Comment

A crucial year for Crossrail 2

This is a vital year for the future of Crossrail 2. Lord Adonis’s National Infrastructure Commission (NIC) is at present considering the evidence that it has gathered on three nationally important projects: these include not only the electricity supply, and connecting Northern cities, but also the future of London’s infrastructure – especially Crossrail 2.

Crossrail 2 will connect together national rail networks in Surrey and Hertfordshire via a new tunnel between south-west and north-east London.
A third public consultation on the project has just been completed, and
it is ready to move to the development stage. Following Crossrail 1 and HS2, it is the next transformative engineering project for London and the South-
east, and one affecting the wider UK economy too.

The NIC’s report will inform the chancellor’s decisions in his March Budget on which projects get crucial development funding.

The UK capital’s population has already hit 8.6m; by 2030 it will be around 10m. Crossrail 1, the Northern Line extension and other projects
will make a difference. But all the projections are that without additional, transformative infrastructure, the system will be severely congested by the early 2030s.

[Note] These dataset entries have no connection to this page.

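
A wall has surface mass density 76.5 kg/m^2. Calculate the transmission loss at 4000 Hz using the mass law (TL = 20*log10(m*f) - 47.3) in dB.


Given values:
  m = 76.5 kg/m^2, f = 4000 Hz
Formula: TL = 20 * log10(m * f) - 47.3
Compute m * f = 76.5 * 4000 = 306000.0
Compute log10(306000.0) = 5.485721
Compute 20 * 5.485721 = 109.7144
TL = 109.7144 - 47.3 = 62.41

62.41 dB


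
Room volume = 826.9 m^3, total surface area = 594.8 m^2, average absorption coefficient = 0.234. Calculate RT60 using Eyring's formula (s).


Given values:
  V = 826.9 m^3, S = 594.8 m^2, alpha = 0.234
Formula: RT60 = 0.161 * V / (-S * ln(1 - alpha))
Compute ln(1 - 0.234) = ln(0.766) = -0.266573
Denominator: -594.8 * -0.266573 = 158.5576
Numerator: 0.161 * 826.9 = 133.1309
RT60 = 133.1309 / 158.5576 = 0.84

0.84 s


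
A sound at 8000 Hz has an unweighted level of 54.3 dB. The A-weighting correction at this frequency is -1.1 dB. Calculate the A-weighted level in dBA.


Given values:
  SPL = 54.3 dB
  A-weighting at 8000 Hz = -1.1 dB
Formula: L_A = SPL + A_weight
L_A = 54.3 + (-1.1)
L_A = 53.2

53.2 dBA


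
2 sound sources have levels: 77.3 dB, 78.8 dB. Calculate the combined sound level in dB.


Formula: L_total = 10 * log10( sum(10^(Li/10)) )
  Source 1: 10^(77.3/10) = 53703179.637
  Source 2: 10^(78.8/10) = 75857757.5029
Sum of linear values = 129560937.1399
L_total = 10 * log10(129560937.1399) = 81.12

81.12 dB


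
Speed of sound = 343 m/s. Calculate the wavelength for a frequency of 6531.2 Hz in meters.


Given values:
  c = 343 m/s, f = 6531.2 Hz
Formula: lambda = c / f
lambda = 343 / 6531.2
lambda = 0.0525

0.0525 m


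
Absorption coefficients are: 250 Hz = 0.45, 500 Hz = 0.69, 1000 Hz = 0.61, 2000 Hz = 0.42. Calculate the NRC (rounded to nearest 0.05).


Given values:
  a_250 = 0.45, a_500 = 0.69
  a_1000 = 0.61, a_2000 = 0.42
Formula: NRC = (a250 + a500 + a1000 + a2000) / 4
Sum = 0.45 + 0.69 + 0.61 + 0.42 = 2.17
NRC = 2.17 / 4 = 0.5425
Rounded to nearest 0.05: 0.55

0.55


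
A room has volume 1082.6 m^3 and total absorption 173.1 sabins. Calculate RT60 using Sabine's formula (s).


Given values:
  V = 1082.6 m^3
  A = 173.1 sabins
Formula: RT60 = 0.161 * V / A
Numerator: 0.161 * 1082.6 = 174.2986
RT60 = 174.2986 / 173.1 = 1.007

1.007 s


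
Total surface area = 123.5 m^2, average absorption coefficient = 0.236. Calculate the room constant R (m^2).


Given values:
  S = 123.5 m^2, alpha = 0.236
Formula: R = S * alpha / (1 - alpha)
Numerator: 123.5 * 0.236 = 29.146
Denominator: 1 - 0.236 = 0.764
R = 29.146 / 0.764 = 38.15

38.15 m^2


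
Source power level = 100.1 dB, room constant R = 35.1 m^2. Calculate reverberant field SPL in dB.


Given values:
  Lw = 100.1 dB, R = 35.1 m^2
Formula: SPL = Lw + 10 * log10(4 / R)
Compute 4 / R = 4 / 35.1 = 0.11396
Compute 10 * log10(0.11396) = -9.4325
SPL = 100.1 + (-9.4325) = 90.67

90.67 dB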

Unless we commit ourselves firmly now to decisions on infrastructure investment for the next decade and 
a half, parts of the wider South-east’s transport system risk grinding to a halt. When it opens from 2018, Crossrail 1 will have taken in total a full 10 years to construct. A massive project such as Crossrail 2 needs to be given a green light now if it is going to get commuters to work in 2030.

Crossrail 2 will bring 270,000 people into central London every day during the morning peak period. It will create new connections across the region and take pressure off congested rail lines connecting into London, especially from the South-west. In this way, it will speed up journeys right across the wider South-east region: the benefits should be felt as far away as Southampton and Peterborough.

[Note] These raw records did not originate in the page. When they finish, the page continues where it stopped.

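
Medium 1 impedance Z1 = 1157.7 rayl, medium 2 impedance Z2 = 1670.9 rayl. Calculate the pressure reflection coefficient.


Given values:
  Z1 = 1157.7 rayl, Z2 = 1670.9 rayl
Formula: R = (Z2 - Z1) / (Z2 + Z1)
Numerator: Z2 - Z1 = 1670.9 - 1157.7 = 513.2
Denominator: Z2 + Z1 = 1670.9 + 1157.7 = 2828.6
R = 513.2 / 2828.6 = 0.1814

0.1814


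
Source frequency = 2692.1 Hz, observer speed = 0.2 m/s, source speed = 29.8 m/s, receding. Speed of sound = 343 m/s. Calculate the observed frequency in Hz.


Given values:
  f_s = 2692.1 Hz, v_o = 0.2 m/s, v_s = 29.8 m/s
  Direction: receding
Formula: f_o = f_s * (c - v_o) / (c + v_s)
Numerator: c - v_o = 343 - 0.2 = 342.8
Denominator: c + v_s = 343 + 29.8 = 372.8
f_o = 2692.1 * 342.8 / 372.8 = 2475.46

2475.46 Hz


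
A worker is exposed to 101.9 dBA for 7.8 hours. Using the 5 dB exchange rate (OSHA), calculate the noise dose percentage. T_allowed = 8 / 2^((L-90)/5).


Given values:
  L = 101.9 dBA, T = 7.8 hours
Formula: T_allowed = 8 / 2^((L - 90) / 5)
Compute exponent: (101.9 - 90) / 5 = 2.38
Compute 2^(2.38) = 5.205367
T_allowed = 8 / 5.205367 = 1.536875 hours
Dose = (T / T_allowed) * 100
Dose = (7.8 / 1.536875) * 100 = 507.52

507.52 %


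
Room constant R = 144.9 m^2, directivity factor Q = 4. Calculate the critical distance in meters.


Given values:
  R = 144.9 m^2, Q = 4
Formula: d_c = 0.141 * sqrt(Q * R)
Compute Q * R = 4 * 144.9 = 579.6
Compute sqrt(579.6) = 24.0749
d_c = 0.141 * 24.0749 = 3.395

3.395 m


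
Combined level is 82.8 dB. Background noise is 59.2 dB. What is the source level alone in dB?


Given values:
  L_total = 82.8 dB, L_bg = 59.2 dB
Formula: L_source = 10 * log10(10^(L_total/10) - 10^(L_bg/10))
Convert to linear:
  10^(82.8/10) = 190546071.7963
  10^(59.2/10) = 831763.7711
Difference: 190546071.7963 - 831763.7711 = 189714308.0252
L_source = 10 * log10(189714308.0252) = 82.78

82.78 dB


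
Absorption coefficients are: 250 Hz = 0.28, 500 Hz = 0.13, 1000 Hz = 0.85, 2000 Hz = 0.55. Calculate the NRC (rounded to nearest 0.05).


Given values:
  a_250 = 0.28, a_500 = 0.13
  a_1000 = 0.85, a_2000 = 0.55
Formula: NRC = (a250 + a500 + a1000 + a2000) / 4
Sum = 0.28 + 0.13 + 0.85 + 0.55 = 1.81
NRC = 1.81 / 4 = 0.4525
Rounded to nearest 0.05: 0.45

0.45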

Crossrail 2 is also vital to the UK because it is not just a railway. It will drive increases in housebuilding – in total, 200,000 new homes. Moreover, KPMG’s analysis shows it could add £102bn to the UK’s economy.

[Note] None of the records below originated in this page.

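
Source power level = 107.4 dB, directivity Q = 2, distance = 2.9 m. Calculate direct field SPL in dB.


Given values:
  Lw = 107.4 dB, Q = 2, r = 2.9 m
Formula: SPL = Lw + 10 * log10(Q / (4 * pi * r^2))
Compute 4 * pi * r^2 = 4 * pi * 2.9^2 = 105.6832
Compute Q / denom = 2 / 105.6832 = 0.01892448
Compute 10 * log10(0.01892448) = -17.2298
SPL = 107.4 + (-17.2298) = 90.17

90.17 dB


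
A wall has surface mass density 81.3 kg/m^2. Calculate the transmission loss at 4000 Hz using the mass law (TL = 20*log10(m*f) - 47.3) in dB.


Given values:
  m = 81.3 kg/m^2, f = 4000 Hz
Formula: TL = 20 * log10(m * f) - 47.3
Compute m * f = 81.3 * 4000 = 325200.0
Compute log10(325200.0) = 5.512151
Compute 20 * 5.512151 = 110.243
TL = 110.243 - 47.3 = 62.94

62.94 dB


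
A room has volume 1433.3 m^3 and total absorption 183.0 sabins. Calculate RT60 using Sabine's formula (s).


Given values:
  V = 1433.3 m^3
  A = 183.0 sabins
Formula: RT60 = 0.161 * V / A
Numerator: 0.161 * 1433.3 = 230.7613
RT60 = 230.7613 / 183.0 = 1.261

1.261 s


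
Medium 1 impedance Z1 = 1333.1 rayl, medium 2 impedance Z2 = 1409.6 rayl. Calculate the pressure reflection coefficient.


Given values:
  Z1 = 1333.1 rayl, Z2 = 1409.6 rayl
Formula: R = (Z2 - Z1) / (Z2 + Z1)
Numerator: Z2 - Z1 = 1409.6 - 1333.1 = 76.5
Denominator: Z2 + Z1 = 1409.6 + 1333.1 = 2742.7
R = 76.5 / 2742.7 = 0.0279

0.0279


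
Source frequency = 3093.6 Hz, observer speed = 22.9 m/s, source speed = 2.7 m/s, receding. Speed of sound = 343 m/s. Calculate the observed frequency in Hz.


Given values:
  f_s = 3093.6 Hz, v_o = 22.9 m/s, v_s = 2.7 m/s
  Direction: receding
Formula: f_o = f_s * (c - v_o) / (c + v_s)
Numerator: c - v_o = 343 - 22.9 = 320.1
Denominator: c + v_s = 343 + 2.7 = 345.7
f_o = 3093.6 * 320.1 / 345.7 = 2864.51

2864.51 Hz


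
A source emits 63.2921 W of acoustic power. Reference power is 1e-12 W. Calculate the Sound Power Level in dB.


Given values:
  W = 63.2921 W
  W_ref = 1e-12 W
Formula: SWL = 10 * log10(W / W_ref)
Compute ratio: W / W_ref = 63292100000000
Compute log10: log10(63292100000000) = 13.80135
Multiply: SWL = 10 * 13.80135 = 138.01

138.01 dB


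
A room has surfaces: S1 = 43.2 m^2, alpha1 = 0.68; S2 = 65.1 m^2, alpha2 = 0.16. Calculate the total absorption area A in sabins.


Given surfaces:
  Surface 1: 43.2 * 0.68 = 29.376
  Surface 2: 65.1 * 0.16 = 10.416
Formula: A = sum(Si * alpha_i)
A = 29.376 + 10.416
A = 39.79

39.79 sabins


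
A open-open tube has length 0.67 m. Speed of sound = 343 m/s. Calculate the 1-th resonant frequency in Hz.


Given values:
  Tube type: open-open, L = 0.67 m, c = 343 m/s, n = 1
Formula: f_n = n * c / (2 * L)
Compute 2 * L = 2 * 0.67 = 1.34
f = 1 * 343 / 1.34
f = 255.97

255.97 Hz


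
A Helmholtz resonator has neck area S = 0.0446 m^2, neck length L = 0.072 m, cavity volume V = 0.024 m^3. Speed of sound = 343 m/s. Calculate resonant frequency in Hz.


Given values:
  S = 0.0446 m^2, L = 0.072 m, V = 0.024 m^3, c = 343 m/s
Formula: f = (c / (2*pi)) * sqrt(S / (V * L))
Compute V * L = 0.024 * 0.072 = 0.001728
Compute S / (V * L) = 0.0446 / 0.001728 = 25.8102
Compute sqrt(25.8102) = 5.080374
Compute c / (2*pi) = 343 / 6.283185 = 54.590148
f = 54.590148 * 5.080374 = 277.34

277.34 Hz


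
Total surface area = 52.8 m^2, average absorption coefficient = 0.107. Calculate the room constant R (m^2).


Given values:
  S = 52.8 m^2, alpha = 0.107
Formula: R = S * alpha / (1 - alpha)
Numerator: 52.8 * 0.107 = 5.6496
Denominator: 1 - 0.107 = 0.893
R = 5.6496 / 0.893 = 6.33

6.33 m^2


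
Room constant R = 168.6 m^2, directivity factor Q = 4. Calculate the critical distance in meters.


Given values:
  R = 168.6 m^2, Q = 4
Formula: d_c = 0.141 * sqrt(Q * R)
Compute Q * R = 4 * 168.6 = 674.4
Compute sqrt(674.4) = 25.9692
d_c = 0.141 * 25.9692 = 3.662

3.662 m


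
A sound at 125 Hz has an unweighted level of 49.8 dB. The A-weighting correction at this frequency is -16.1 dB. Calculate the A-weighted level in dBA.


Given values:
  SPL = 49.8 dB
  A-weighting at 125 Hz = -16.1 dB
Formula: L_A = SPL + A_weight
L_A = 49.8 + (-16.1)
L_A = 33.7

33.7 dBA


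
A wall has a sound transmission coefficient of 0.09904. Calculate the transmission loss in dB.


Given values:
  tau = 0.09904
Formula: TL = 10 * log10(1 / tau)
Compute 1 / tau = 1 / 0.09904 = 10.0969
Compute log10(10.0969) = 1.004188
TL = 10 * 1.004188 = 10.04

10.04 dB


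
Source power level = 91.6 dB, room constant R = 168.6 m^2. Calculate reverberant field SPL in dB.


Given values:
  Lw = 91.6 dB, R = 168.6 m^2
Formula: SPL = Lw + 10 * log10(4 / R)
Compute 4 / R = 4 / 168.6 = 0.023725
Compute 10 * log10(0.023725) = -16.2479
SPL = 91.6 + (-16.2479) = 75.35

75.35 dB


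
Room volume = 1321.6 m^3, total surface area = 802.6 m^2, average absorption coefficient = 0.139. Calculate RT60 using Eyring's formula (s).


Given values:
  V = 1321.6 m^3, S = 802.6 m^2, alpha = 0.139
Formula: RT60 = 0.161 * V / (-S * ln(1 - alpha))
Compute ln(1 - 0.139) = ln(0.861) = -0.149661
Denominator: -802.6 * -0.149661 = 120.1179
Numerator: 0.161 * 1321.6 = 212.7776
RT60 = 212.7776 / 120.1179 = 1.771

1.771 s


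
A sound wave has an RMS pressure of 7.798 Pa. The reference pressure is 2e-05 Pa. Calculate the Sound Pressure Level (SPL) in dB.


Given values:
  p = 7.798 Pa
  p_ref = 2e-05 Pa
Formula: SPL = 20 * log10(p / p_ref)
Compute ratio: p / p_ref = 7.798 / 2e-05 = 389900
Compute log10: log10(389900) = 5.590953
Multiply: SPL = 20 * 5.590953 = 111.82

111.82 dB


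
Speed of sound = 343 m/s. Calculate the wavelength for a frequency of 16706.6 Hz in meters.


Given values:
  c = 343 m/s, f = 16706.6 Hz
Formula: lambda = c / f
lambda = 343 / 16706.6
lambda = 0.0205

0.0205 m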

Crossrail 2 will play an important role too in the future of Britain’s engineering and civil engineering industries. Without a steady pipeline of infrastructure projects, we risk losing the skills and capacity built in recent years, for example through Crossrail 1’s impressive apprenticeship programme. It is estimated that Crossrail 2 will make a similar investment in skills, training and apprenticeships – and in improving the diversity and inclusivity of the industry.

Crossrail 2’s supply chain will also bring orders to engineering firms across the whole country, both while in construction and when in operation. Crossrail is already supporting tens of thousands of jobs throughout Britain, producing everything from switchgear in Telford, to cable in Middlesbrough, to test equipment in Ayrshire. It is estimated that Crossrail 2 could support around 60,000 full-time jobs across the UK through its supply chain, in addition to the 18,000 people who would be employed on it directly during construction.

With a positive decision in March
to invest in the project’s further development, we can complete
the work needed on design and environmental impacts, prior to seeking powers to build the railway
– most likely via a hybrid bill in parliament. Investment now is the only way for construction to start in 2020 and for a completion date of 2030.

But to achieve that, we need to move up a gear this spring and get this crucial infrastructure project on track.

Michele Dix is chief executive of Crossrail 2.